You can use imjournal simultaneously with imuxsock module that is the traditional system log input. However, to avoid message duplication, you must prevent imuxsock from reading the Journal's system socket. To do so, use the SysSock.Use directive:
         
module(load”imjournal”)
module(load”imuxsock”
    SysSock.Use=”off”
    Socket="/run/systemd/journal/syslog")
You can translate all data and meta data stored by Journal into structured messages. Some of these meta data entries are listed in Example 21.19, “Verbose journalctl Output”, for a complete list of journal fields see the systemd.journal-fields(7) manual page. For example, it is possible to focus on kernel journal fields, that are used by messages originating in the kernel.

21.8.2. Filtering Structured Messages

To create a lumberjack-formatted message that is required by rsyslog's parsing module, use the following template:
template(name="CEETemplate" type="string" string="%TIMESTAMP% %HOSTNAME% %syslogtag% @cee: %$!all-json%\n")
This template prepends the @cee: string to the JSON string and can be applied, for example, when creating an output file with omfile module. To access JSON field names, use the $! prefix. For example, the following filter condition searches for messages with specific hostname and UID:
($!hostname == "hostname" && $!UID== "UID")

21.8.3. Parsing JSON

The mmjsonparse module is used for parsing structured messages. These messages can come from Journal or from other input sources, and must be formatted in a way defined by the Lumberjack project. These messages are identified by the presence of the @cee: string. Then, mmjsonparse checks if the JSON structure is valid and then the message is parsed.
To parse lumberjack-formatted JSON messages with mmjsonparse, use the following configuration in the /etc/rsyslog.conf:
module(load”mmjsonparse”)

*.* :mmjsonparse:
In this example, the mmjsonparse module is loaded on the first line, then all messages are forwarded to it. Currently, there are no configuration parameters available for mmjsonparse.

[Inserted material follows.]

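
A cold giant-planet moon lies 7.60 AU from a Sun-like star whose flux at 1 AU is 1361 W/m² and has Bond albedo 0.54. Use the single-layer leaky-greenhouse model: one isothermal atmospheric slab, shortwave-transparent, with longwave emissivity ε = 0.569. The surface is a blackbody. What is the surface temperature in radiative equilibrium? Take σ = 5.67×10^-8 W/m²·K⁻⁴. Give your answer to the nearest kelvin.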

21.8.4. Storing Messages in the MongoDB

Rsyslog supports storing JSON logs in the MongoDB document database through the ommongodb output module.
To forward log messages into MongoDB, use the following syntax in the /etc/rsyslog.conf (configuration parameters for ommongodb are available only in the new configuration format; see Section 21.3, “Using the New Configuration Format”):
module(load”ommongodb”)

*.* action(type="ommongodb" server="DB_server" serverport="port" db="DB_name" collection="collection_name" uid="UID" pwd="password")
  • Replace DB_server with the name or address of the MongoDB server. Specify port to select a non-standard port from the MongoDB server. The default port value is 0 and usually there is no need to change this parameter.
  • With DB_name, you identify to which database on the MongoDB server you want to direct the output. Replace collection_name with the name of a collection in this database. In MongoDB, collection is a group of documents, the equivalent of an RDBMS table.
  • You can set your login details by replacing UID and password.
You can shape the form of the final database output with use of templates. By default, rsyslog uses a template based on standard lumberjack field names.